As a Netflix subscriber, I can identify. Often, when I browse, I’m so overwhelmed with choices that I can’t decide what to watch; and I wander back to the channel guide. Rubin himself admits “I really don’t like having to DJ. I like being surprised by what comes on next. I like it coming to me.”
New-tech options may have rendered music radio obsolete, but not extinct.
Most music stations play LOTS more commercials (in a row) than listeners will tolerate.

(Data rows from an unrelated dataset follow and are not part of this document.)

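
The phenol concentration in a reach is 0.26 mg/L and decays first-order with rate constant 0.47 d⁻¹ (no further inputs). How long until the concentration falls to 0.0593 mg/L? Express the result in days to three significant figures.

3.14 d

t = ln(C₀/C)/k = ln(0.26/0.0593)/0.47 = 1.478/0.47 = 3.145 d.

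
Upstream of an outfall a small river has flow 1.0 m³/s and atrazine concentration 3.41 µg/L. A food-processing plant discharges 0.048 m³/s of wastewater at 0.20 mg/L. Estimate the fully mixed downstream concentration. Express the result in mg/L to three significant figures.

3.41 µg/L = 0.00341 mg/L.
Conservation of mass across the mixing zone: C = (0.048·0.2 + 1·0.00341) / (0.048 + 1) = 0.01301/1.048 = 0.01241 mg/L.

0.0124 mg/L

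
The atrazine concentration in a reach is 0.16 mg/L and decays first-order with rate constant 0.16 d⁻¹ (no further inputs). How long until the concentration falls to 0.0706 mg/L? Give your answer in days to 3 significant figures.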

But no matter how few spots air, there are NO commercials on listeners’ own smartphones/iPod-based collections, or in various streams.
Two points:
1. Careful-as-they-should-be about the playlist, music stations that will continue to be viable distinguish themselves via:
a) Personalities that bond listeners; and
b) Information:
• well-chosen/well-written local news stories;
• staples like weather and traffic, which matter lots to the busy in-car listeners who are such heavy radio users; and are still viable radio “positions” because fumbling with smartphones while driving isn’t cool; and
• other “survival information,” about the products/services/leisure time options pertinent to target listeners.
2. Though News/Talk is my core competence, I am, increasingly, working with music stations on everything-but-the-music.